SugarCRM SupportHelp ArticlesTroubleshootingTroubleshooting Latency Using Traceroute

Troubleshooting Latency Using Traceroute

Overview

Traceroute is a commonly used network tool that helps identify bottlenecks in speed and connectivity when experiencing issues connecting to a website or server from a computer. Traceroute tracks the route packets taken from an IP network on their way to a given host. It utilizes the IP protocol's time to live (TTL) field and attempts to elicit an ICMP TIME_EXCEEDED response from each gateway along the path to the host. This article covers using traceroute to test latency issues when connecting to your Sugar® instance.

Steps to Complete

Occasionally, you may experience performance issues in Sugar and will need to run a traceroute to identify if any network issues exist. We will go over how to run traceroute on your machine for Windows and for Mac.

Windows

  1. Click the Start menu and type "cmd" in the search field.
    Note: Right click on "cmd" and select "Run as administrator".
    Windows_startmenu_cmd2
  2. Enter tracert example.sugarondemand.com > c:\tracert.txt with "example.sugarondemand.com" replaced with your Sugar instance's URL and "c:\" replaced with a writable location on your local computer
  3. The traceroute may take a few minutes to complete. Enter exit to close the command window.

A file named tracert.txt with the traceroute information will be created and saved in your C: drive or other location that you specified. If you are working with Sugar support to troubleshoot a connection or performance issue, please provide this file to the support staff working your case.

Mac

  1. Navigate to Applications > Utilities and select "Terminal".
  2. Enter traceroute example.sugarondemand.com > ~/Desktop/tracert.txt with "example.sugarondemand.com" replaced with your Sugar instance's URL and "~/Desktop/" replaced with a writable location on your local computer.
  3. The traceroute may take a few minutes to complete. Enter exit to close the command window.

A file named tracert.txt with the traceroute information will be created and saved on your desktop or other location that you specified. If you are working with Sugar support to troubleshoot a connection or performance issue, please provide this file to the support staff working your case.

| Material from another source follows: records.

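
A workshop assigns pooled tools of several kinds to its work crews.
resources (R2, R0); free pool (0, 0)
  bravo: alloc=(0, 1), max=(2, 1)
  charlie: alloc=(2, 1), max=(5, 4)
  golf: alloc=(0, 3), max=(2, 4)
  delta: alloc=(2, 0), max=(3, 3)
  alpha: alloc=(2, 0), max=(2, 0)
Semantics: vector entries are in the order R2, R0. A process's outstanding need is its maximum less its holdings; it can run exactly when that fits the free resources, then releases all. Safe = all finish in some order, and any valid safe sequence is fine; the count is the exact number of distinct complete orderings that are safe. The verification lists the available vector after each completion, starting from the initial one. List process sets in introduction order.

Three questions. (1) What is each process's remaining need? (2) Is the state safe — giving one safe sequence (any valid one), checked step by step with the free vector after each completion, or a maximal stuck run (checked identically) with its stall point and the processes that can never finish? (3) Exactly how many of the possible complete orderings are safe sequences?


(1) Outstanding need per process (order R2, R0):
  bravo: (2, 0)
  charlie: (3, 3)
  golf: (2, 1)
  delta: (1, 3)
  alpha: (0, 0)
(2) SAFE — a valid safe sequence is alpha, bravo, golf, delta, charlie.
Key observation: reading the order forward, bravo is the first process whose need (2, 0) meets the free pool (2, 0) exactly on a resource it requests.
Step-by-step check:
  pool = (0, 0)
  alpha needs (0, 0) <= (0, 0) -> finishes; pool += (2, 0) = (2, 0)
  bravo needs (2, 0) <= (2, 0) -> finishes; pool += (0, 1) = (2, 1)
  golf needs (2, 1) <= (2, 1) -> finishes; pool += (0, 3) = (2, 4)
  delta needs (1, 3) <= (2, 4) -> finishes; pool += (2, 0) = (4, 4)
  charlie needs (3, 3) <= (4, 4) -> finishes; pool += (2, 1) = (6, 5)
(3) The exact count: 1 of the possible complete orderings is a safe sequence.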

Understanding Traceroute Results

As mentioned in the section above, the results from the traceroute output will be displayed in a newly created tracert.txt file and look similar to the following: 
New tracertfile

This section will break down these results in order to further help troubleshoot any latency or performance issues you may be experiencing. 

The first line in the results represents your router, assuming you are behind a router. The following lines after that represent your internet service provider (ISP) and each router that is further along the path. You can easily discover who owns a specific IP address as well as where it is located geographically via ipinfo websites

Once you know who owns the IP address, you can navigate to websites such as Downdetector in order to verify if there have been any reported issues with the provider. This information can help you pinpoint the source of latency when troubleshooting a connection or performance issue.

Each line in the tracert.txt file will include the following elements:

  • Hop Number : Each time a packet moves between devices on its path between your server and the target address, this is referred to as a hop. The number of the hop is represented on the far left of the line.
    • Note: The traceroute will attempt to find its way to the target IP address with a maximum of 64 hops. Please keep in mind that multiple hops will be required to reach the destination.
    New hopdefinition
  • Domain Name (IP Address) : For each hop along the path, the domain name, if available, and the IP address will be displayed to the right of the hop number. This information describes the location of the router. If the domain name is not available, then only the IP address of the router will be displayed.
    New domaindefinition
  • RTT1, RTT2, RTT3 : This is the amount of time it takes, in milliseconds, for a packet to get to the hop and back to your computer. This is often referred to as latency, and is the same number you see when using ping. Traceroute sends three packets to each hop and displays each elapsed time so you can measure how consistent or inconsistent the latency is at that time. If you see a "*" in some columns, it means that you did not receive a response, which could indicate packet loss.